Past Kakabeka Falls, Kaministiquia River – September 18, 2013
The boat moved in fits behind me as I yanked it up a steep bank and crashed through a hundred yards of waist-high thorn bushes to a muddy ATV track. I stood there for a moment, my hands on my knees, my lungs heaving for breath, then slid the wheels on their frame and lifted the back end of the boat onto the cart.
I ducked the kayak under an old gate and onto a gravel road, walking miles past shallow rapids and a current too fast to paddle against.
A man pulled up in his car and rolled down his window.
“What are you doing?” he asked.
“Paddling up the Kam,” I said.
I laughed and looked at the river rushing past below the road. He looked at the boat and then back at me.
“I usually go downstream,” he said. “It’s easier.”
“Never thought of that,” I said.
Four miles later I dropped down a steep bank and back into calm water. It lasted an hour, then I was out again. Water swirled around my knees, pushed into my thighs, rushed past me as I walked up rapid after rapid until the river narrowed into a steep gorge and Kakabeka Falls rose a hundred feet into the air.
I found a road near the power station, but it was up a twenty foot cliff that was almost too steep to walk. I tied a rope to the front end of the boat, lashed it to a tree, and shoved the boat up, throwing all my strength into each push. I tied off the rope every few inches, letting the boat’s weight hang for a moment while I rested, my body covered in sweat and dirt, my legs and arms trembling.
Twenty feet took an hour.
I walked the boat down a highway for two miles, pressing myself into the road’s shoulder as semi-trucks blazed past like giant monsters in the fading light.

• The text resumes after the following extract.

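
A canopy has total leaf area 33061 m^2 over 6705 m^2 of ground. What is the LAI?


LAI = 33061 / 6705 = 4.9308 ≈ 4.93

4.93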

Above the falls and dam, I reached a small gravel track that I’d seen on a map. In the darkness, I found a gate and an Ontatio Power “No Trespassing” sign. I glared at it, frustrated, too tired to be mad, then looked at my map again.
A small ditch of swamp cut under the road a hundred yards away. I thought it might get me back to the river. Or it might not.
I dropped off the road past a maggot-filled deer that had been hit by a truck. The smell almost turned my stomach as I pulled the boat through brush and over fallen trees until I sunk to my knees in mud.
“Glad I’m not in Florida,” I said to the darkness.
I shivered in the cold and dragged the boat behind me toward the river a hundred yards away.
You are relentless D!!! Passion and determination are powerful forces.
So this is what the Voyageurs had to do? I’m sure they didn’t have to deal with private roads owned by the power company.
Incredible! The picture of the falls are incredible! Go, D!